Offenbar hat Verdi nicht mit einer Aufführung gerechnet, mit guten Gründen. Denn Lieder waren damals vor allem bei Amateuren beliebt, die mit dieser Melodie hoffnungslos überfordert wären; die schnellen Triolen und das hohe C schafft nur ein Bravourtenor.

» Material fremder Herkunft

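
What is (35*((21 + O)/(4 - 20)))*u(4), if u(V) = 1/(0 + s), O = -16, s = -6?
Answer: 175/96 ≈ 1.8229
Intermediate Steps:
u(V) = -1/6 (u(V) = 1/(0 - 6) = 1/(-6) = -1/6)
(35*((21 + O)/(4 - 20)))*u(4) = (35*((21 - 16)/(4 - 20)))*(-1/6) = (35*(5/(-16)))*(-1/6) = (35*(5*(-1/16)))*(-1/6) = (35*(-5/16))*(-1/6) = -175/16*(-1/6) = 175/96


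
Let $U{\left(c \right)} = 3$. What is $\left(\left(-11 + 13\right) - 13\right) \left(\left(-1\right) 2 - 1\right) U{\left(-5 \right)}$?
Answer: $99$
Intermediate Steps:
$\left(\left(-11 + 13\right) - 13\right) \left(\left(-1\right) 2 - 1\right) U{\left(-5 \right)} = \left(\left(-11 + 13\right) - 13\right) \left(\left(-1\right) 2 - 1\right) 3 = \left(2 - 13\right) \left(-2 - 1\right) 3 = \left(-11\right) \left(-3\right) 3 = 33 \cdot 3 = 99$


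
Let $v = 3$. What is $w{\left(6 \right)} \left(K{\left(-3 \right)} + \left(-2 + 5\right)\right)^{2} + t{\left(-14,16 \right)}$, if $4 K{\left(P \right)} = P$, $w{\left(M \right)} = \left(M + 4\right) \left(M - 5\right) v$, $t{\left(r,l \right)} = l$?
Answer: $\frac{1343}{8} \approx 167.88$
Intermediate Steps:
$w{\left(M \right)} = 3 \left(-5 + M\right) \left(4 + M\right)$ ($w{\left(M \right)} = \left(M + 4\right) \left(M - 5\right) 3 = \left(4 + M\right) \left(-5 + M\right) 3 = \left(-5 + M\right) \left(4 + M\right) 3 = 3 \left(-5 + M\right) \left(4 + M\right)$)
$K{\left(P \right)} = \frac{P}{4}$
$w{\left(6 \right)} \left(K{\left(-3 \right)} + \left(-2 + 5\right)\right)^{2} + t{\left(-14,16 \right)} = \left(-60 - 18 + 3 \cdot 6^{2}\right) \left(\frac{1}{4} \left(-3\right) + \left(-2 + 5\right)\right)^{2} + 16 = \left(-60 - 18 + 3 \cdot 36\right) \left(- \frac{3}{4} + 3\right)^{2} + 16 = \left(-60 - 18 + 108\right) \left(\frac{9}{4}\right)^{2} + 16 = 30 \cdot \frac{81}{16} + 16 = \frac{1215}{8} + 16 = \frac{1343}{8}$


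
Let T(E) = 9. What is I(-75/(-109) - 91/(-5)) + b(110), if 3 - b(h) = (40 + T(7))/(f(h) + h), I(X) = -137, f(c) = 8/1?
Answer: -15861/118 ≈ -134.42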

Aber warum hat Verdi das Lied überhaupt geschrieben? Man könne nur rätseln, sagt Gerhard. Bekannt ist, dass der eher knausrige Komponist dazu gedrängt worden war, eine italienische Übersetzung der Heine-Gedichte zu bestellen; darüber hat er sich in einem Brief beschwert. Gut möglich, dass das Lied ein Versuch war, den Kauf irgendwie profitabel zu nutzen.
Nun profitiert immerhin das Zürcher Publikum davon: mit dem doch sehr exklusiven Privileg, eine vollkommen unbekannte Verdi-Melodie zu hören.